In an opinion piece in The Hill, ACLU Senior Legislative Counsel Kate Ruane argues for changes in a proposed piece of legislation:
Congress is currently considering legislation that would allow copyright holders to bring smaller cases defending their works from copyright infringers without some of the prohibitive costs of going to federal court. It’s a smart idea that many in the creative community have made clear is long overdue. At the ACLU, we agree. However, the specific legislation Congress has drawn up to achieve this – the Copyright Alternative in Small-Claims Enforcement Act (CASE Act) -- has significant design flaws that undermine free speech online and our due process rights. We’re urging lawmakers to make some changes
Ruane explains that the law would create a board with too much power:
The current proposal creates a new government body, the Copyright Claims Board (CCB) . . . to resolve certain copyright claims and counterclaims.
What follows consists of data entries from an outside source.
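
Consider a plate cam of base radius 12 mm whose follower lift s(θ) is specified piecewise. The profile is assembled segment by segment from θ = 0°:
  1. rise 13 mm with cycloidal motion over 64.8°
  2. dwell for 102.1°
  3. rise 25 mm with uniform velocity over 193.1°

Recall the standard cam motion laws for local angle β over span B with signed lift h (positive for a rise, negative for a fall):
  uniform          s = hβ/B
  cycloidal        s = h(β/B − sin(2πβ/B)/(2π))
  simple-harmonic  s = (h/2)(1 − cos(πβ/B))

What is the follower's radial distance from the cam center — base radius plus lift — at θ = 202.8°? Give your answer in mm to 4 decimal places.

seg 1 [0°–64.8°] cycloidal, h=13: full span → s += 13 → s = 13.0000
seg 2 [64.8°–166.9°] dwell: s stays 13.0000
seg 3 [166.9°–360°] uniform, h=25: θ=202.8° here. β=35.9, B=193.1. 25·35.9/193.1 = 4.6479 → s = 17.6479
radial distance = base radius + s = 12 + 17.6479 = 29.6479

29.6479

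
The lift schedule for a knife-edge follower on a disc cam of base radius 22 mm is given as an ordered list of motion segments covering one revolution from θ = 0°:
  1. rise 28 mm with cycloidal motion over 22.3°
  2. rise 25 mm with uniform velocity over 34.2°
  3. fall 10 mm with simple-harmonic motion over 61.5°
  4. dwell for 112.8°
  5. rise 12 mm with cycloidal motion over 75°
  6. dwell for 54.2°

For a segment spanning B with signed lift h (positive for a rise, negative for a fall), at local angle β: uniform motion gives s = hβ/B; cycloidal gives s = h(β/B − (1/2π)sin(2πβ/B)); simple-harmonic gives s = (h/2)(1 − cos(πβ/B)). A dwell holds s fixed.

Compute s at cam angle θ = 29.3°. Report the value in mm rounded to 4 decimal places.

seg 1 [0°–22.3°] cycloidal, h=28: full span → s += 28 → s = 28.0000
seg 2 [22.3°–56.5°] uniform, h=25: θ=29.3° here. β=7, B=34.2. 25·7/34.2 = 5.1170 → s = 33.1170

33.1170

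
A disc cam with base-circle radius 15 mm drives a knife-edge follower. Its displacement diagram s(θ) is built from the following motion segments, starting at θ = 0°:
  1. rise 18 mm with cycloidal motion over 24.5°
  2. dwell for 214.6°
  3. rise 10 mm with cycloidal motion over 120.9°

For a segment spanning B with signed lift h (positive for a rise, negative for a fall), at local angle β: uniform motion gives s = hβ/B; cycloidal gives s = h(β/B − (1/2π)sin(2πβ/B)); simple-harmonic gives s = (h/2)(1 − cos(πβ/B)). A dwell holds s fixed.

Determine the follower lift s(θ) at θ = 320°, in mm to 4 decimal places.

seg 1 [0°–24.5°] cycloidal, h=18: full span → s += 18 → s = 18.0000
seg 2 [24.5°–239.1°] dwell: s stays 18.0000
seg 3 [239.1°–360°] cycloidal, h=10: θ=320° here. β=80.9, B=120.9. 10·(0.6691 − sin(2π·0.6691)/(2π)) = 8.0820 → s = 26.0820

26.0820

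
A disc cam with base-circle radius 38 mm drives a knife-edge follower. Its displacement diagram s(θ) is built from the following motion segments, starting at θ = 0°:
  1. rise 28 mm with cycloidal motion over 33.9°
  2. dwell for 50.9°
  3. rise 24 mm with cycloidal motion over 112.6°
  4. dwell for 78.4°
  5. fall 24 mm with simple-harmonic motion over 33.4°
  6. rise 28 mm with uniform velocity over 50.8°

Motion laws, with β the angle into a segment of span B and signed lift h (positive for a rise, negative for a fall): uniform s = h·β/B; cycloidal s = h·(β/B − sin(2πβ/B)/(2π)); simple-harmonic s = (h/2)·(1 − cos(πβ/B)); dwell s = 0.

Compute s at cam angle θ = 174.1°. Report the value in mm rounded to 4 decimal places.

seg 1 [0°–33.9°] cycloidal, h=28: full span → s += 28 → s = 28.0000
seg 2 [33.9°–84.8°] dwell: s stays 28.0000
seg 3 [84.8°–197.4°] cycloidal, h=24: θ=174.1° here. β=89.3, B=112.6. 24·(0.7931 − sin(2π·0.7931)/(2π)) = 22.7144 → s = 50.7144

50.7144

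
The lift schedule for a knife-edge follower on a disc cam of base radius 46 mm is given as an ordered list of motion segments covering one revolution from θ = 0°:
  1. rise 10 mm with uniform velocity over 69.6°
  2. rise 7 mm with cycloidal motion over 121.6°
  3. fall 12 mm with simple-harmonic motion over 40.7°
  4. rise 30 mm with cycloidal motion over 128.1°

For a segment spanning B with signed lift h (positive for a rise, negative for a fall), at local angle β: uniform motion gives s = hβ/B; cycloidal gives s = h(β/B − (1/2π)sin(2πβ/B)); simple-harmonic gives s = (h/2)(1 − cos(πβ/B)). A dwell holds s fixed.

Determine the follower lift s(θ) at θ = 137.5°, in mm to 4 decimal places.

seg 1 [0°–69.6°] uniform, h=10: full span → s += 10 → s = 10.0000
seg 2 [69.6°–191.2°] cycloidal, h=7: θ=137.5° here. β=67.9, B=121.6. 7·(0.5584 − sin(2π·0.5584)/(2π)) = 4.3083 → s = 14.3083

14.3083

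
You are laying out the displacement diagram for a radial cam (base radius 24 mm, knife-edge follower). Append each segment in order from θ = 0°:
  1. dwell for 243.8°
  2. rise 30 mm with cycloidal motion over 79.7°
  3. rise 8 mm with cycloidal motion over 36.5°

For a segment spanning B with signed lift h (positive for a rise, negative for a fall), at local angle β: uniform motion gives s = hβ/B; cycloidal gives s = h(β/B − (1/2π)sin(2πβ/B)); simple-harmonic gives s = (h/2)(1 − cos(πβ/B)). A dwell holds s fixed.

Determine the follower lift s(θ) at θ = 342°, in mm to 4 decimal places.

seg 1 [0°–243.8°] dwell: s stays 0.0000
seg 2 [243.8°–323.5°] cycloidal, h=30: full span → s += 30 → s = 30.0000
seg 3 [323.5°–360°] cycloidal, h=8: θ=342° here. β=18.5, B=36.5. 8·(0.5068 − sin(2π·0.5068)/(2π)) = 4.1096 → s = 34.1096

34.1096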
As currently constructed, CCB would have the last and final word for nearly all cases and neither the copyright holder nor the alleged infringer could appeal the board’s decision in court, except in very limited circumstances. . . . Individuals fairly using copyrighted work, or those using it unknowingly — like kids posting videos of themselves on YouTube dancing to the latest Cardi B song — could be forced to pay up to $30,000 for those mistakes.
Ruane documents how the DCMA has in many cases been used improperly to censor speech. “In the case of the DMCA, alleged misuse means censorship. But the legislation currently under consideration increases the stakes. Speech alleged to be infringing wouldn’t just be censored — it could result in a $30,000 penalty. That’s enough to bankrupt the average American household.”
RF cheers on the ACLU’s efforts to change in the legislation. Libraries wouldn’t likely be affected often, though it is not impossible that some social media efforts might inadvertently be. But it is a fundamental library value to allow for as much speech as possible that does not infringe. Libraries should support this ACLU effort. Thank you, Ms. Ruane!